Just think about how incredible it is that we don’t all murder each other all the time. Sometimes I look at bonobos and despair that as a species we’re really barbaric, but then I think of the other way it could go and I’m pretty impressed we’ve found ways to come together in huge bodies representing millions of people and deliberate for days on the most intense and controversial subjects all without one little murder.
Presbyterians especially like to argue. Our defining moment in history might have been when Jenny Geddes threw a stool at the head of the rector of St. Giles when he dared to read from the Book of Common Prayer (which was then a bunch of episcopal nonsense *shake my fist at bishops*). I mean, some people credit that with starting the English Civil War which was kind of a blood bath and culminated in regicide so, George R.R. Martin eat your heart out.
But here we are in massive air-conditioned rooms logging fourteen hour days fighting with furious passion about weighty matters and I haven’t seen a single fist-fight. Keep that in mind with what I’m about to say next.
The relative nonviolence of the process doesn’t mean everyone is behaving well. As at previous assemblies there is the occasional not so subtle name calling. People favoring divestment (like me) have been called in so many words anti-semitic and white supremacist. There have been a few (though fewer than in years past) offensive comparisons of lgbtq persons to criminal acts. More than a few expletives have been dropped about the technopalypse that was Saturday night.
But the real bad behavior isn’t cosmetic stuff like unkind words. The real bad behavior is the parliamentary chicanery that our polity inevitably invites.
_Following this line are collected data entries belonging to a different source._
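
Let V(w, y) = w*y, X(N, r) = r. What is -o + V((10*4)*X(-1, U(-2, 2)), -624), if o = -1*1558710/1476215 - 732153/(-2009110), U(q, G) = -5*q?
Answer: -148056235506086559/593175663730 ≈ -2.4960e+5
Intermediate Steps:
o = -410160921441/593175663730 (o = -1558710*1/1476215 - 732153*(-1/2009110) = -311742/295243 + 732153/2009110 = -410160921441/593175663730 ≈ -0.69147)
-o + V((10*4)*X(-1, U(-2, 2)), -624) = -1*(-410160921441/593175663730) + ((10*4)*(-5*(-2)))*(-624) = 410160921441/593175663730 + (40*10)*(-624) = 410160921441/593175663730 + 400*(-624) = 410160921441/593175663730 - 249600 = -148056235506086559/593175663730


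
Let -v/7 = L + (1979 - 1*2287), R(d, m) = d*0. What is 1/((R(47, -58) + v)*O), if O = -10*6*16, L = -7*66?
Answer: -1/5174400 ≈ -1.9326e-7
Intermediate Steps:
R(d, m) = 0
L = -462
O = -960 (O = -60*16 = -960)
v = 5390 (v = -7*(-462 + (1979 - 1*2287)) = -7*(-462 + (1979 - 2287)) = -7*(-462 - 308) = -7*(-770) = 5390)
1/((R(47, -58) + v)*O) = 1/((0 + 5390)*(-960)) = -1/960/5390 = (1/5390)*(-1/960) = -1/5174400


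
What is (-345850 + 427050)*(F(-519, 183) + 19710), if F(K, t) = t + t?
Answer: 1630171200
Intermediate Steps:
F(K, t) = 2*t
(-345850 + 427050)*(F(-519, 183) + 19710) = (-345850 + 427050)*(2*183 + 19710) = 81200*(366 + 19710) = 81200*20076 = 1630171200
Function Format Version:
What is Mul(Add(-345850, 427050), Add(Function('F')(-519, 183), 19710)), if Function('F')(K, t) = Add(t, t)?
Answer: 1630171200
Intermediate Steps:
Function('F')(K, t) = Mul(2, t)
Mul(Add(-345850, 427050), Add(Function('F')(-519, 183), 19710)) = Mul(Add(-345850, 427050), Add(Mul(2, 183), 19710)) = Mul(81200, Add(366, 19710)) = Mul(81200, 20076) = 1630171200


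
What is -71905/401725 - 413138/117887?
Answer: -3171718687/861057365 ≈ -3.6835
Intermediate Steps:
-71905/401725 - 413138/117887 = -71905*1/401725 - 413138*1/117887 = -14381/80345 - 37558/10717 = -3171718687/861057365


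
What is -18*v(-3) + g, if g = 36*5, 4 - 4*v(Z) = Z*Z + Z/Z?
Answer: 207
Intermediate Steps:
v(Z) = 3/4 - Z**2/4 (v(Z) = 1 - (Z*Z + Z/Z)/4 = 1 - (Z**2 + 1)/4 = 1 - (1 + Z**2)/4 = 1 + (-1/4 - Z**2/4) = 3/4 - Z**2/4)
g = 180
-18*v(-3) + g = -18*(3/4 - 1/4*(-3)**2) + 180 = -18*(3/4 - 1/4*9) + 180 = -18*(3/4 - 9/4) + 180 = -18*(-3/2) + 180 = 27 + 180 = 207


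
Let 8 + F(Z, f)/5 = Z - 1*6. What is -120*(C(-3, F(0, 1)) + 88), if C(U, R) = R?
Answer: -2160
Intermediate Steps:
F(Z, f) = -70 + 5*Z (F(Z, f) = -40 + 5*(Z - 1*6) = -40 + 5*(Z - 6) = -40 + 5*(-6 + Z) = -40 + (-30 + 5*Z) = -70 + 5*Z)
-120*(C(-3, F(0, 1)) + 88) = -120*((-70 + 5*0) + 88) = -120*((-70 + 0) + 88) = -120*(-70 + 88) = -120*18 = -2160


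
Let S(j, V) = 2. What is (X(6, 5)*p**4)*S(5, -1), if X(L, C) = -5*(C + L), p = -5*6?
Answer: -89100000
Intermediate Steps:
p = -30
X(L, C) = -5*C - 5*L
(X(6, 5)*p**4)*S(5, -1) = ((-5*5 - 5*6)*(-30)**4)*2 = ((-25 - 30)*810000)*2 = -55*810000*2 = -44550000*2 = -89100000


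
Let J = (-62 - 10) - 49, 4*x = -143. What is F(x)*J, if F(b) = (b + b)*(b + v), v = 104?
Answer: 4723719/8 ≈ 5.9047e+5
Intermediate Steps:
x = -143/4 (x = (1/4)*(-143) = -143/4 ≈ -35.750)
F(b) = 2*b*(104 + b) (F(b) = (b + b)*(b + 104) = (2*b)*(104 + b) = 2*b*(104 + b))
J = -121 (J = -72 - 49 = -121)
F(x)*J = (2*(-143/4)*(104 - 143/4))*(-121) = (2*(-143/4)*(273/4))*(-121) = -39039/8*(-121) = 4723719/8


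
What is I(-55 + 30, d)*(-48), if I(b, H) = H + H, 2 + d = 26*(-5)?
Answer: 12672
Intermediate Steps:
d = -132 (d = -2 + 26*(-5) = -2 - 130 = -132)
I(b, H) = 2*H
I(-55 + 30, d)*(-48) = (2*(-132))*(-48) = -264*(-48) = 12672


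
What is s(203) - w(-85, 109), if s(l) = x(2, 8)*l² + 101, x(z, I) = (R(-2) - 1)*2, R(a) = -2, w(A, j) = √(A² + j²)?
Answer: -247153 - √19106 ≈ -2.4729e+5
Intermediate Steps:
x(z, I) = -6 (x(z, I) = (-2 - 1)*2 = -3*2 = -6)
s(l) = 101 - 6*l² (s(l) = -6*l² + 101 = 101 - 6*l²)
s(203) - w(-85, 109) = (101 - 6*203²) - √((-85)² + 109²) = (101 - 6*41209) - √(7225 + 11881) = (101 - 247254) - √19106 = -247153 - √19106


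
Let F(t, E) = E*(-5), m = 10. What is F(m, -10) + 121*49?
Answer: 5979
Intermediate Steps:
F(t, E) = -5*E
F(m, -10) + 121*49 = -5*(-10) + 121*49 = 50 + 5929 = 5979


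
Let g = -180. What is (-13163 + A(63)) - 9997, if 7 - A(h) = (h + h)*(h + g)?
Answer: -8411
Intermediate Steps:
A(h) = 7 - 2*h*(-180 + h) (A(h) = 7 - (h + h)*(h - 180) = 7 - 2*h*(-180 + h))
(-13163 + A(63)) - 9997 = (-13163 + (7 - 2*63² + 360*63)) - 9997 = (-13163 + (7 - 2*3969 + 22680)) - 9997 = (-13163 + (7 - 7938 + 22680)) - 9997 = (-13163 + 14749) - 9997 = 1586 - 9997 = -8411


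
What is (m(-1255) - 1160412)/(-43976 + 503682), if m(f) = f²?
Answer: 414613/459706 ≈ 0.90191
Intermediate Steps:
(m(-1255) - 1160412)/(-43976 + 503682) = ((-1255)² - 1160412)/(-43976 + 503682) = (1575025 - 1160412)/459706 = 414613*(1/459706) = 414613/459706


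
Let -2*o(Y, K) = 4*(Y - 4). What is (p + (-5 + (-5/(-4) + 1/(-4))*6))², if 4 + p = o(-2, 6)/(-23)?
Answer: 6561/529 ≈ 12.403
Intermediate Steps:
o(Y, K) = 8 - 2*Y (o(Y, K) = -2*(Y - 4) = -2*(-4 + Y) = -(-16 + 4*Y)/2 = 8 - 2*Y)
p = -104/23 (p = -4 + (8 - 2*(-2))/(-23) = -4 + (8 + 4)*(-1/23) = -4 + 12*(-1/23) = -4 - 12/23 = -104/23 ≈ -4.5217)
(p + (-5 + (-5/(-4) + 1/(-4))*6))² = (-104/23 + (-5 + (-5/(-4) + 1/(-4))*6))² = (-104/23 + (-5 + (-5*(-¼) + 1*(-¼))*6))² = (-104/23 + (-5 + (5/4 - ¼)*6))² = (-104/23 + (-5 + 1*6))² = (-104/23 + (-5 + 6))² = (-104/23 + 1)² = (-81/23)² = 6561/529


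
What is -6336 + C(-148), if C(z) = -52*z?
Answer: 1360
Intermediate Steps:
-6336 + C(-148) = -6336 - 52*(-148) = -6336 + 7696 = 1360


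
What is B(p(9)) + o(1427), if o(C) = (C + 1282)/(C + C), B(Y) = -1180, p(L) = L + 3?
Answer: -3365011/2854 ≈ -1179.1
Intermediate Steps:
p(L) = 3 + L
o(C) = (1282 + C)/(2*C) (o(C) = (1282 + C)/((2*C)) = (1282 + C)*(1/(2*C)) = (1282 + C)/(2*C))
B(p(9)) + o(1427) = -1180 + (½)*(1282 + 1427)/1427 = -1180 + (½)*(1/1427)*2709 = -1180 + 2709/2854 = -3365011/2854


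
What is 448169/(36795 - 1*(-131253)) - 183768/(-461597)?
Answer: 237755310757/77570452656 ≈ 3.0650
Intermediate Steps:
448169/(36795 - 1*(-131253)) - 183768/(-461597) = 448169/(36795 + 131253) - 183768*(-1/461597) = 448169/168048 + 183768/461597 = 237755310757/77570452656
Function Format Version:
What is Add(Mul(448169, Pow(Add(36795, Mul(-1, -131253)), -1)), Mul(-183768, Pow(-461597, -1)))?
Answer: Rational(237755310757, 77570452656) ≈ 3.0650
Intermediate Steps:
Add(Mul(448169, Pow(Add(36795, Mul(-1, -131253)), -1)), Mul(-183768, Pow(-461597, -1))) = Add(Mul(448169, Pow(Add(36795, 131253), -1)), Mul(-183768, Rational(-1, 461597))) = Add(Mul(448169, Pow(168048, -1)), Rational(183768, 461597)) = Add(Mul(448169, Rational(1, 168048)), Rational(183768, 461597)) = Add(Rational(448169, 168048), Rational(183768, 461597)) = Rational(237755310757, 77570452656)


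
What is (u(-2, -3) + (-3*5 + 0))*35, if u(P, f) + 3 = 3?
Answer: -525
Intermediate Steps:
u(P, f) = 0 (u(P, f) = -3 + 3 = 0)
(u(-2, -3) + (-3*5 + 0))*35 = (0 + (-3*5 + 0))*35 = (0 + (-15 + 0))*35 = (0 - 15)*35 = -15*35 = -525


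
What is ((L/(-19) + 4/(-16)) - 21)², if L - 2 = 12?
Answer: 2792241/5776 ≈ 483.42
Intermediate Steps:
L = 14 (L = 2 + 12 = 14)
((L/(-19) + 4/(-16)) - 21)² = ((14/(-19) + 4/(-16)) - 21)² = ((14*(-1/19) + 4*(-1/16)) - 21)² = ((-14/19 - ¼) - 21)² = (-75/76 - 21)² = (-1671/76)² = 2792241/5776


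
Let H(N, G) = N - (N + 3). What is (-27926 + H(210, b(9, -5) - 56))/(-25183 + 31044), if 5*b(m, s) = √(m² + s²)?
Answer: -27929/5861 ≈ -4.7652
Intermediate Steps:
b(m, s) = √(m² + s²)/5
H(N, G) = -3 (H(N, G) = N - (3 + N) = N + (-3 - N) = -3)
(-27926 + H(210, b(9, -5) - 56))/(-25183 + 31044) = (-27926 - 3)/(-25183 + 31044) = -27929/5861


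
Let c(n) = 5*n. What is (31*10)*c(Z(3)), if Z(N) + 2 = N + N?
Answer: 6200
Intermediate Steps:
Z(N) = -2 + 2*N (Z(N) = -2 + (N + N) = -2 + 2*N)
(31*10)*c(Z(3)) = (31*10)*(5*(-2 + 2*3)) = 310*(5*(-2 + 6)) = 310*(5*4) = 310*20 = 6200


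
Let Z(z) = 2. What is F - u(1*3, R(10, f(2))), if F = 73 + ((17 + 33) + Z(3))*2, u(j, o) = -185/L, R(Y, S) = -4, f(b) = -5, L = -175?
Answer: 6158/35 ≈ 175.94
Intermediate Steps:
u(j, o) = 37/35 (u(j, o) = -185/(-175) = -185*(-1/175) = 37/35)
F = 177 (F = 73 + ((17 + 33) + 2)*2 = 73 + (50 + 2)*2 = 73 + 52*2 = 73 + 104 = 177)
F - u(1*3, R(10, f(2))) = 177 - 1*37/35 = 177 - 37/35 = 6158/35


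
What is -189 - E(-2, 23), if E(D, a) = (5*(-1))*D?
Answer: -199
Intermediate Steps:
E(D, a) = -5*D
-189 - E(-2, 23) = -189 - (-5)*(-2) = -189 - 1*10 = -189 - 10 = -199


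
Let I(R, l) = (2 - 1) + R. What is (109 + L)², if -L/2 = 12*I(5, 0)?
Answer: 1225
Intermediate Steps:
I(R, l) = 1 + R
L = -144 (L = -24*(1 + 5) = -24*6 = -2*72 = -144)
(109 + L)² = (109 - 144)² = (-35)² = 1225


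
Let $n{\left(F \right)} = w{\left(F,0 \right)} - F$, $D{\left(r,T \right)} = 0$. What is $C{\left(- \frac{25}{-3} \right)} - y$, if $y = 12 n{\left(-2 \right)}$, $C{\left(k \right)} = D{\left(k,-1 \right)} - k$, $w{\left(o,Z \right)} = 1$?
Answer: $- \frac{133}{3} \approx -44.333$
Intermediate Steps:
$n{\left(F \right)} = 1 - F$
$C{\left(k \right)} = - k$ ($C{\left(k \right)} = 0 - k = - k$)
$y = 36$ ($y = 12 \left(1 - -2\right) = 12 \left(1 + 2\right) = 12 \cdot 3 = 36$)
$C{\left(- \frac{25}{-3} \right)} - y = - \frac{-25}{-3} - 36 = - \frac{\left(-25\right) \left(-1\right)}{3} - 36 = \left(-1\right) \frac{25}{3} - 36 = - \frac{25}{3} - 36 = - \frac{133}{3}$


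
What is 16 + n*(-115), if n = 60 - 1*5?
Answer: -6309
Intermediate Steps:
n = 55 (n = 60 - 5 = 55)
16 + n*(-115) = 16 + 55*(-115) = 16 - 6325 = -6309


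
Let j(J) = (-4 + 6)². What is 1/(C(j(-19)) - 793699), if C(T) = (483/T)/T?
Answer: -16/12698701 ≈ -1.2600e-6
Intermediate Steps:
j(J) = 4 (j(J) = 2² = 4)
C(T) = 483/T²
1/(C(j(-19)) - 793699) = 1/(483/4² - 793699) = 1/(483*(1/16) - 793699) = 1/(483/16 - 793699) = 1/(-12698701/16) = -16/12698701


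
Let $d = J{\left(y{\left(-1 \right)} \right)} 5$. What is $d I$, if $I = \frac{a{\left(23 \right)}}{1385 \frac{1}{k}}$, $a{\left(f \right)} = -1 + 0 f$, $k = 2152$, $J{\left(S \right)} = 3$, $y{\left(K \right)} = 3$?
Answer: $- \frac{6456}{277} \approx -23.307$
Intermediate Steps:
$a{\left(f \right)} = -1$ ($a{\left(f \right)} = -1 + 0 = -1$)
$I = - \frac{2152}{1385}$ ($I = - \frac{1}{1385 \cdot \frac{1}{2152}} = - \frac{1}{\frac{1385}{2152}} = \left(-1\right) \frac{2152}{1385} = - \frac{2152}{1385} \approx -1.5538$)
$d = 15$ ($d = 3 \cdot 5 = 15$)
$d I = 15 \left(- \frac{2152}{1385}\right) = - \frac{6456}{277}$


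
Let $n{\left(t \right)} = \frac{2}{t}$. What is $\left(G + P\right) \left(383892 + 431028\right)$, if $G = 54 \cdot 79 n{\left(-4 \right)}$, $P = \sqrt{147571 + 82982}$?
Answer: $-1738224360 + 2444760 \sqrt{25617} \approx -1.3469 \cdot 10^{9}$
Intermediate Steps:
$P = 3 \sqrt{25617}$ ($P = \sqrt{230553} = 3 \sqrt{25617} \approx 480.16$)
$G = -2133$ ($G = 54 \cdot 79 \frac{2}{-4} = 4266 \cdot 2 \left(- \frac{1}{4}\right) = 4266 \left(- \frac{1}{2}\right) = -2133$)
$\left(G + P\right) \left(383892 + 431028\right) = \left(-2133 + 3 \sqrt{25617}\right) \left(383892 + 431028\right) = \left(-2133 + 3 \sqrt{25617}\right) 814920 = -1738224360 + 2444760 \sqrt{25617}$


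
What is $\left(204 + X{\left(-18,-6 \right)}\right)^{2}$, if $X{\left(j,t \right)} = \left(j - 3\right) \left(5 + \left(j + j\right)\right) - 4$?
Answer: $724201$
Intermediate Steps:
$X{\left(j,t \right)} = -4 + \left(-3 + j\right) \left(5 + 2 j\right)$ ($X{\left(j,t \right)} = \left(-3 + j\right) \left(5 + 2 j\right) - 4 = -4 + \left(-3 + j\right) \left(5 + 2 j\right)$)
$\left(204 + X{\left(-18,-6 \right)}\right)^{2} = \left(204 - \left(1 - 648\right)\right)^{2} = \left(204 + \left(-19 + 18 + 2 \cdot 324\right)\right)^{2} = \left(204 + \left(-19 + 18 + 648\right)\right)^{2} = \left(204 + 647\right)^{2} = 851^{2} = 724201$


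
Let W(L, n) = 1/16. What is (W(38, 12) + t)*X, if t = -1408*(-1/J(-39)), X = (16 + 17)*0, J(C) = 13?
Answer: 0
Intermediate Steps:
W(L, n) = 1/16
X = 0 (X = 33*0 = 0)
t = 1408/13 (t = -1408/((-1*13)) = -1408/(-13) = -1408*(-1/13) = 1408/13 ≈ 108.31)
(W(38, 12) + t)*X = (1/16 + 1408/13)*0 = (22541/208)*0 = 0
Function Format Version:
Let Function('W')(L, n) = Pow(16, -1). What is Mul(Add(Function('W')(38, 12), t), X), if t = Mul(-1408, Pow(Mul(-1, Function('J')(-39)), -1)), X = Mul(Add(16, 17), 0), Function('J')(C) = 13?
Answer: 0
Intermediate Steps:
Function('W')(L, n) = Rational(1, 16)
X = 0 (X = Mul(33, 0) = 0)
t = Rational(1408, 13) (t = Mul(-1408, Pow(Mul(-1, 13), -1)) = Mul(-1408, Pow(-13, -1)) = Mul(-1408, Rational(-1, 13)) = Rational(1408, 13) ≈ 108.31)
Mul(Add(Function('W')(38, 12), t), X) = Mul(Add(Rational(1, 16), Rational(1408, 13)), 0) = Mul(Rational(22541, 208), 0) = 0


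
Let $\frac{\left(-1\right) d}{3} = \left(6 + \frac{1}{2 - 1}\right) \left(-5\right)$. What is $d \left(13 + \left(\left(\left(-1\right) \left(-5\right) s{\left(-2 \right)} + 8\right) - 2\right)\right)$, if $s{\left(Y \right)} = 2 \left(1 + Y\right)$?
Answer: $945$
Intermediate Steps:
$s{\left(Y \right)} = 2 + 2 Y$
$d = 105$ ($d = - 3 \left(6 + \frac{1}{2 - 1}\right) \left(-5\right) = - 3 \left(6 + 1^{-1}\right) \left(-5\right) = - 3 \left(6 + 1\right) \left(-5\right) = - 3 \cdot 7 \left(-5\right) = \left(-3\right) \left(-35\right) = 105$)
$d \left(13 + \left(\left(\left(-1\right) \left(-5\right) s{\left(-2 \right)} + 8\right) - 2\right)\right) = 105 \left(13 + \left(\left(\left(-1\right) \left(-5\right) \left(2 + 2 \left(-2\right)\right) + 8\right) - 2\right)\right) = 105 \left(13 + \left(\left(5 \left(2 - 4\right) + 8\right) - 2\right)\right) = 105 \left(13 + \left(\left(5 \left(-2\right) + 8\right) - 2\right)\right) = 105 \left(13 + \left(\left(-10 + 8\right) - 2\right)\right) = 105 \left(13 - 4\right) = 105 \cdot 9 = 945$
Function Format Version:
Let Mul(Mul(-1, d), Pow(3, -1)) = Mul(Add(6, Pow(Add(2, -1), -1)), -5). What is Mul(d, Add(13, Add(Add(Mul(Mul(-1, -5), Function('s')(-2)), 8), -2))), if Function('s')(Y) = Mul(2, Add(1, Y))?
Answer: 945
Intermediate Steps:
Function('s')(Y) = Add(2, Mul(2, Y))
d = 105 (d = Mul(-3, Mul(Add(6, Pow(Add(2, -1), -1)), -5)) = Mul(-3, Mul(Add(6, Pow(1, -1)), -5)) = Mul(-3, Mul(Add(6, 1), -5)) = Mul(-3, Mul(7, -5)) = Mul(-3, -35) = 105)
Mul(d, Add(13, Add(Add(Mul(Mul(-1, -5), Function('s')(-2)), 8), -2))) = Mul(105, Add(13, Add(Add(Mul(Mul(-1, -5), Add(2, Mul(2, -2))), 8), -2))) = Mul(105, Add(13, Add(Add(Mul(5, Add(2, -4)), 8), -2))) = Mul(105, Add(13, Add(Add(Mul(5, -2), 8), -2))) = Mul(105, Add(13, Add(Add(-10, 8), -2))) = Mul(105, Add(13, Add(-2, -2))) = Mul(105, Add(13, -4)) = Mul(105, 9) = 945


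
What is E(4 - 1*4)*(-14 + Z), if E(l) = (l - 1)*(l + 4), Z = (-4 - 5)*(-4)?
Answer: -88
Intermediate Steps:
Z = 36 (Z = -9*(-4) = 36)
E(l) = (-1 + l)*(4 + l)
E(4 - 1*4)*(-14 + Z) = (-4 + (4 - 1*4)² + 3*(4 - 1*4))*(-14 + 36) = (-4 + (4 - 4)² + 3*(4 - 4))*22 = (-4 + 0² + 3*0)*22 = (-4 + 0 + 0)*22 = -4*22 = -88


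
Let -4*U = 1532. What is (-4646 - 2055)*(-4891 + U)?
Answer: 35341074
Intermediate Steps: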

For example, yesterday there was a motion to poll Executive Presbyters as an advisory group like TSADs, YADs, and EADs (a bunch of acronyms I know – I’m a presbyterian, get over it). Dan Saperstein gave a great analysis of why this is SOOOO problematic, but the upshot is that our advisory delegates are traditionally a way we invite groups who have limited voice or power in our denomination to have some voice at the assembly: students, young adults, and our ecumenical partners. To invite people who already have significant power, executive presbyters, to have more voice undermines the purpose of the role in a major way. This vote seems totally out of order to me and will hopefully be corrected at the plenary on Wednesday.
There is speculation that the advisory delegate vote has something to do with Israel-Palestine issues. It’s unclear if that is the case, but the motion did come from members of the two presbyteries most opposed to divestment.
The other example of parliamentary chicanery I want to describe was an effort (defeated) by members of the Middle East Issues Committee to structure the agenda so that the anti-divestment lobby would receive dedicated time not related to a motion to oppose the work of Mission Responsibility Through Investment. MRTI brought an overture to this assembly. It is in order to debate that motion in the open hearings where you have equal time given to both sides. It is absolutely out of order to attempt to setup extra time on the agenda for one side of a debate not under the auspice of a particular motion, but opposing the body that brought the motion to the assembly.
Had this gone through (the vote was relatively close), the result would have been that the anti-divestment lobby would have had three times the amount of time as the pro-divestment side to present arguments. The irony is that the attempt to amend the agenda was made in the name of “balance” which we presbyterians are absolute suckers for. It reminded me of a cartoon depicting opposing ideas of equality, or a more recent one pointing out the idiocy behind “reverse racism”.
Fox News proclaims that it is fair and balanced too. Don’t be fooled.